Dive Brief:
- Los Angeles, Honolulu, San Francisco and New York City ranked as the U.S. cities with the highest congestion levels in 2025, according to TomTom’s annual traffic index, released today.
- Traffic congestion increased globally last year, but the location technology company rates the United States as the least congested country among 54 studied for the report.
- Cities face an ever-growing number of vehicles on the road, along with e-commerce delivery vehicles, flexible work patterns and more frequent extreme weather events, “adding unprecedented stress” to U.S. transportation systems, according to TomTom.
Dive Insight:
Commuting patterns in the U.S. have changed, TomTom says. “New policies are reshaping traffic patterns in major cities; work-from-home norms continue to stretch and redistribute the traditional rush hour, and climate-driven disasters are increasingly testing the reliability of road networks,” the report states.
Traffic planners now have access to real-time traffic data alongside traditional measures, such as loop detectors and spot traffic counts, to manage roadways more effectively, according to TomTom.

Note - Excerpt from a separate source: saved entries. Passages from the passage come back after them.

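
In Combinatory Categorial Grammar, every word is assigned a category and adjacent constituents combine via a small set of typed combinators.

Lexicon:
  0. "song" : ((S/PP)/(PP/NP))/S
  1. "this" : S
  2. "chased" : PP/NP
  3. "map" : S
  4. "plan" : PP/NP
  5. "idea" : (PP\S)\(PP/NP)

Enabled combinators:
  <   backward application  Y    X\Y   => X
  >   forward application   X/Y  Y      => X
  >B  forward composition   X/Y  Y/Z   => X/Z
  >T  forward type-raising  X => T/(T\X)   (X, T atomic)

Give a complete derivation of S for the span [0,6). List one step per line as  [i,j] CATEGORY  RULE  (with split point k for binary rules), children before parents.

[0,6] S   >
  [0,3] S/PP   >
    [0,2] (S/PP)/(PP/NP)   >
      [0,1] "song" : ((S/PP)/(PP/NP))/S
      [1,2] "this" : S
    [2,3] "chased" : PP/NP
  [3,6] PP   <
    [3,4] "map" : S
    [4,6] PP\S   <
      [4,5] "plan" : PP/NP
      [5,6] "idea" : (PP\S)\(PP/NP)

[0,1] ((S/PP)/(PP/NP))/S  lex  "song"
[1,2] S  lex  "this"
[0,2] (S/PP)/(PP/NP)  >  k=1
[2,3] PP/NP  lex  "chased"
[0,3] S/PP  >  k=2
[3,4] S  lex  "map"
[4,5] PP/NP  lex  "plan"
[5,6] (PP\S)\(PP/NP)  lex  "idea"
[4,6] PP\S  <  k=5
[3,6] PP  <  k=4
[0,6] S  >  k=3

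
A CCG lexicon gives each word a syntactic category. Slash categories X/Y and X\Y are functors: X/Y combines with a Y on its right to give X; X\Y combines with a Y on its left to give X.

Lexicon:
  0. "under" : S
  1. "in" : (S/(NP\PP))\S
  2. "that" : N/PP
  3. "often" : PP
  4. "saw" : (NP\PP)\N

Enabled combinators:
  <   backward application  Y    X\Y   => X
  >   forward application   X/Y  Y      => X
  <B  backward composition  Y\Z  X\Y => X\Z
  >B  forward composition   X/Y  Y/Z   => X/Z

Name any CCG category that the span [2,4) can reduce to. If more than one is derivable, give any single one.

[0,5] S   >
  [0,2] S/(NP\PP)   <
    [0,1] "under" : S
    [1,2] "in" : (S/(NP\PP))\S
  [2,5] NP\PP   <
    [2,4] N   >
      [2,3] "that" : N/PP
      [3,4] "often" : PP
    [4,5] "saw" : (NP\PP)\N

N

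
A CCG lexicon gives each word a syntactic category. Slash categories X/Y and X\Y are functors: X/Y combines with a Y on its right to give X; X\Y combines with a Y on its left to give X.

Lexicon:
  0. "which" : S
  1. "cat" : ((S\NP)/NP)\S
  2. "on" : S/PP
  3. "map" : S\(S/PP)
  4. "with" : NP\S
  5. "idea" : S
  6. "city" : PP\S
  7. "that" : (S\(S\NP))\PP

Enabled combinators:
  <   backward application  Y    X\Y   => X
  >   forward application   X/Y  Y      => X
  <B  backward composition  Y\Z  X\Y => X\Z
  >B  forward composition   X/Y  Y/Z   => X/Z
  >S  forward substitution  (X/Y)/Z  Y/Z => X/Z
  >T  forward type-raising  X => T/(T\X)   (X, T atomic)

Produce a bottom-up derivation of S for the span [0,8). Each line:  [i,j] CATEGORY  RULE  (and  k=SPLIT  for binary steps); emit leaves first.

[0,8] S   <
  [0,5] S\NP   >
    [0,2] (S\NP)/NP   <
      [0,1] "which" : S
      [1,2] "cat" : ((S\NP)/NP)\S
    [2,5] NP   <
      [2,4] S   <
        [2,3] "on" : S/PP
        [3,4] "map" : S\(S/PP)
      [4,5] "with" : NP\S
  [5,8] S\(S\NP)   <
    [5,7] PP   <
      [5,6] "idea" : S
      [6,7] "city" : PP\S
    [7,8] "that" : (S\(S\NP))\PP

[0,1] S  lex  "which"
[1,2] ((S\NP)/NP)\S  lex  "cat"
[0,2] (S\NP)/NP  <  k=1
[2,3] S/PP  lex  "on"
[3,4] S\(S/PP)  lex  "map"
[2,4] S  <  k=3
[4,5] NP\S  lex  "with"
[2,5] NP  <  k=4
[0,5] S\NP  >  k=2
[5,6] S  lex  "idea"
[6,7] PP\S  lex  "city"
[5,7] PP  <  k=6
[7,8] (S\(S\NP))\PP  lex  "that"
[5,8] S\(S\NP)  <  k=7
[0,8] S  <  k=5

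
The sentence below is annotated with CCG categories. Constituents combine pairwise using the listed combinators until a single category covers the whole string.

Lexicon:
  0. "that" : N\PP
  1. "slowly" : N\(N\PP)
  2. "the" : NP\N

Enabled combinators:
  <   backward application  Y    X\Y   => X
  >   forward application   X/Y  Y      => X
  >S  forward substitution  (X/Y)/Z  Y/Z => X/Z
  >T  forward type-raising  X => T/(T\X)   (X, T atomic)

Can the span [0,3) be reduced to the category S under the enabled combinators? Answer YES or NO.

N\PP N\(N\PP) NP\N
CKY chart[0,3] = {N/(N\NP), NP, NP/(NP\NP), PP/(PP\NP), S/(S\NP)}; S ∉ chart

NO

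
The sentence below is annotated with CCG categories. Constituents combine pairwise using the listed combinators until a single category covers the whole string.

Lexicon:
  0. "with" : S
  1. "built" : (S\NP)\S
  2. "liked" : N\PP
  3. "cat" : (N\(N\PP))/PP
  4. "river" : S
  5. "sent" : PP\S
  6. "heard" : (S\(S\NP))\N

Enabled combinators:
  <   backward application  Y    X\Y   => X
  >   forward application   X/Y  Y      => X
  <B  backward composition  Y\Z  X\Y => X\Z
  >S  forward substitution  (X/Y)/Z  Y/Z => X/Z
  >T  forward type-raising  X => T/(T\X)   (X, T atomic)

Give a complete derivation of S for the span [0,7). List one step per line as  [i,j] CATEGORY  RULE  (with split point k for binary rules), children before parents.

[0,7] S   <
  [0,2] S\NP   <
    [0,1] "with" : S
    [1,2] "built" : (S\NP)\S
  [2,7] S\(S\NP)   <
    [2,6] N   <
      [2,3] "liked" : N\PP
      [3,6] N\(N\PP)   >
        [3,4] "cat" : (N\(N\PP))/PP
        [4,6] PP   <
          [4,5] "river" : S
          [5,6] "sent" : PP\S
    [6,7] "heard" : (S\(S\NP))\N

[0,1] S  lex  "with"
[1,2] (S\NP)\S  lex  "built"
[0,2] S\NP  <  k=1
[2,3] N\PP  lex  "liked"
[3,4] (N\(N\PP))/PP  lex  "cat"
[4,5] S  lex  "river"
[5,6] PP\S  lex  "sent"
[4,6] PP  <  k=5
[3,6] N\(N\PP)  >  k=4
[2,6] N  <  k=3
[6,7] (S\(S\NP))\N  lex  "heard"
[2,7] S\(S\NP)  <  k=6
[0,7] S  <  k=2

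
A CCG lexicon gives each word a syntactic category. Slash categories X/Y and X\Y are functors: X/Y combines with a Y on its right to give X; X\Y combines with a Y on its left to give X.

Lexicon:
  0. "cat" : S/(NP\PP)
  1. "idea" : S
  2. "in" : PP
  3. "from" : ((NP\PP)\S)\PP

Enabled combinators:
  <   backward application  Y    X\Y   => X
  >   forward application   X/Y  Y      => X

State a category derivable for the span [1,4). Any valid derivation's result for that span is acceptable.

NP\PP

[0,4] S   >
  [0,1] "cat" : S/(NP\PP)
  [1,4] NP\PP   <
    [1,2] "idea" : S
    [2,4] (NP\PP)\S   <
      [2,3] "in" : PP
      [3,4] "from" : ((NP\PP)\S)\PP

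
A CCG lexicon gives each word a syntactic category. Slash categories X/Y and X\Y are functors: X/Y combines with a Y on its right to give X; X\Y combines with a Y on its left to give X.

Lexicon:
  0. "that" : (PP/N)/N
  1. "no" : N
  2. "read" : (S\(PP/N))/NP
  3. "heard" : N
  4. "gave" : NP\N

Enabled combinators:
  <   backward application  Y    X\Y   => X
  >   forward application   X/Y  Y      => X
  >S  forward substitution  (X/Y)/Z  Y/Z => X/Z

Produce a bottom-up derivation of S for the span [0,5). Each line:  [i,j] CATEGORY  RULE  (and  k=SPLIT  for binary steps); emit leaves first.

[0,5] S   <
  [0,2] PP/N   >
    [0,1] "that" : (PP/N)/N
    [1,2] "no" : N
  [2,5] S\(PP/N)   >
    [2,3] "read" : (S\(PP/N))/NP
    [3,5] NP   <
      [3,4] "heard" : N
      [4,5] "gave" : NP\N

[0,1] (PP/N)/N  lex  "that"
[1,2] N  lex  "no"
[0,2] PP/N  >  k=1
[2,3] (S\(PP/N))/NP  lex  "read"
[3,4] N  lex  "heard"
[4,5] NP\N  lex  "gave"
[3,5] NP  <  k=4
[2,5] S\(PP/N)  >  k=3
[0,5] S  <  k=2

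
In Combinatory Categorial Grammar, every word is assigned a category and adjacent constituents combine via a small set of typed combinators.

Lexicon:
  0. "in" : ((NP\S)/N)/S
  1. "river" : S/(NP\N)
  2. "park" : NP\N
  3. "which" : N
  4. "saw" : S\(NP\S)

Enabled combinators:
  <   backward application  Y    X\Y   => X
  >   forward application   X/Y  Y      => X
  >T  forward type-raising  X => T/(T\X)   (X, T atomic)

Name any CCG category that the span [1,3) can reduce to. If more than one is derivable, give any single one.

S

[0,5] S   <
  [0,4] NP\S   >
    [0,3] (NP\S)/N   >
      [0,1] "in" : ((NP\S)/N)/S
      [1,3] S   >
        [1,2] "river" : S/(NP\N)
        [2,3] "park" : NP\N
    [3,4] "which" : N
  [4,5] "saw" : S\(NP\S)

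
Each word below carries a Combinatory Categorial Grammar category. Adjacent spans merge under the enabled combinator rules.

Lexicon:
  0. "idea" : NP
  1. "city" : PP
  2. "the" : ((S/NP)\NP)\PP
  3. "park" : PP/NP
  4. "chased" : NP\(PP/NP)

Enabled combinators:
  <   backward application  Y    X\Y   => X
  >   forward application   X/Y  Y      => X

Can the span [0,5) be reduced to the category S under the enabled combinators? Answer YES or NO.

[0,5] S   >
  [0,3] S/NP   <
    [0,1] "idea" : NP
    [1,3] (S/NP)\NP   <
      [1,2] "city" : PP
      [2,3] "the" : ((S/NP)\NP)\PP
  [3,5] NP   <
    [3,4] "park" : PP/NP
    [4,5] "chased" : NP\(PP/NP)

YES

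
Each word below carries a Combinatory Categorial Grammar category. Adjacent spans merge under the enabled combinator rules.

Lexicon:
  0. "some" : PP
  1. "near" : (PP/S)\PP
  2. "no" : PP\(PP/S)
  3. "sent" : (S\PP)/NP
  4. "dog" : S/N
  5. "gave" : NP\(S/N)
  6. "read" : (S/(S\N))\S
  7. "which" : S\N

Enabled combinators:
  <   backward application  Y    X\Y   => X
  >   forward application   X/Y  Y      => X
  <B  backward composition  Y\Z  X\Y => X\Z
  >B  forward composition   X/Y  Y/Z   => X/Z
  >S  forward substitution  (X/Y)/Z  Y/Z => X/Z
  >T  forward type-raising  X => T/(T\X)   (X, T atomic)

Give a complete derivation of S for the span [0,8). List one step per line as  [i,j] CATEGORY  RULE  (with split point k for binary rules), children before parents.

[0,1] PP  lex  "some"
[1,2] (PP/S)\PP  lex  "near"
[2,3] PP\(PP/S)  lex  "no"
[1,3] PP\PP  <B  k=2
[3,4] (S\PP)/NP  lex  "sent"
[4,5] S/N  lex  "dog"
[5,6] NP\(S/N)  lex  "gave"
[4,6] NP  <  k=5
[3,6] S\PP  >  k=4
[1,6] S\PP  <B  k=3
[0,6] S  <  k=1
[6,7] (S/(S\N))\S  lex  "read"
[0,7] S/(S\N)  <  k=6
[7,8] S\N  lex  "which"
[0,8] S  >  k=7

[0,8] S   >
  [0,7] S/(S\N)   <
    [0,6] S   <
      [0,1] "some" : PP
      [1,6] S\PP   <B
        [1,3] PP\PP   <B
          [1,2] "near" : (PP/S)\PP
          [2,3] "no" : PP\(PP/S)
        [3,6] S\PP   >
          [3,4] "sent" : (S\PP)/NP
          [4,6] NP   <
            [4,5] "dog" : S/N
            [5,6] "gave" : NP\(S/N)
    [6,7] "read" : (S/(S\N))\S
  [7,8] "which" : S\N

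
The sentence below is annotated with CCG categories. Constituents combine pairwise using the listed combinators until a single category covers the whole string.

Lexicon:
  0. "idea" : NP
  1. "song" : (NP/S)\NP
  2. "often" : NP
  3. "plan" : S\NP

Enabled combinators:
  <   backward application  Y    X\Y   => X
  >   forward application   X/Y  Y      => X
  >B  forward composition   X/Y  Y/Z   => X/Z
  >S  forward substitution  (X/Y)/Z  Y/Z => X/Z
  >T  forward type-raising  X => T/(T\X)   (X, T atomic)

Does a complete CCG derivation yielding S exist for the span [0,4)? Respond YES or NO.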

U.S. cities and states all handle traffic congestion differently, the report found, reflecting differences in their geography and infrastructure. Here’s how three U.S. cities and states address growing traffic congestion.
New York City implemented congestion pricing last year, a demand-management model that seeks to shift travel to public transportation and raise funds for the transit agency’s capital investments. Traffic is now moving faster on bridges and tunnels into and out of Manhattan, according to the New York Metropolitan Transportation Authority, while transit ridership into the tolling zone grew 8% on buses and 9% on subways through September.
Some traffic may have been rerouted, but local conditions, such as deliveries and short urban trips, continued to put pressure on overall congestion, TomTom says in its report. “Still, the net effect remains positive on the city’s most important corridors, where efficiency and reliability improved in ways consistent with early transit ridership gains.”
Austin, Dallas, Fort Worth, Houston and San Antonio are among the Texas cities with the worst congestion levels. These are largely auto-centric cities, and the state has responded by widening freeways, improving interchanges and intersections and adding tolled roads. However, these investments can be offset by demand growth, new construction and shifting travel patterns, TomTom says.
Los Angeles, while ranking as the most congested U.S. city, is also one of the fastest-moving cities in this year’s report. That’s due to its network of freeways, which comprise 63% of roads in the city center. And while LA has also built light rail, subways, bus rapid transit lines, and biking and pedestrian infrastructure, drivers crawl at average speeds under 20 mph during morning and evening rush hours.
“Travel behavior is dynamic, and congestion emerges in different places, at different times, and for different reasons,” the report says.